Objective: To explore barriers and perspectives of premedication use for non-emergent intubations of very low birth weight (VLBW) infants (less than 1,500 g).
Study design: A cross-sectional, online survey was distributed from January to April 2023 to members of the American Academy of Pediatrics Section on Neonatal-Perinatal Medicine. Data was analyzed using descriptive statistics and chi-square tests.

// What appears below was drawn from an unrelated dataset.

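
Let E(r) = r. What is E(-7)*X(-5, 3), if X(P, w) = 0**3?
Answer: 0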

Results: Of the 521 respondents, the majority (81%, n=415) were neonatologists. Over half of respondents (69%, n=359) consider patient weight when selecting premedication. Most providers (78%, n=407) agreed that premedication should be used for non-emergent intubation of VLBW infants, while only 41% (n=216) felt similarly that muscle relaxants should be used. For infants over 1,500 g, 43% (n=153) reported frequent or regular muscle relaxant use compared with 28% (n=101) for VLBW infants. The most cited barrier to muscle relaxant use was surfactant delivery with planned return to non-invasive support. Unit guidelines were associated with significantly more premedication and muscle relaxant use (56% vs. 44%; OR 5.2, 95% CI 3.4-7.7, p<0.0001).
Conclusion: Most neonatal providers favor premedication for non-emergent intubation but are hesitant to use muscle relaxants for VLBW infants. Premedication guidelines may facilitate the use of both premedication and muscle relaxants for this population.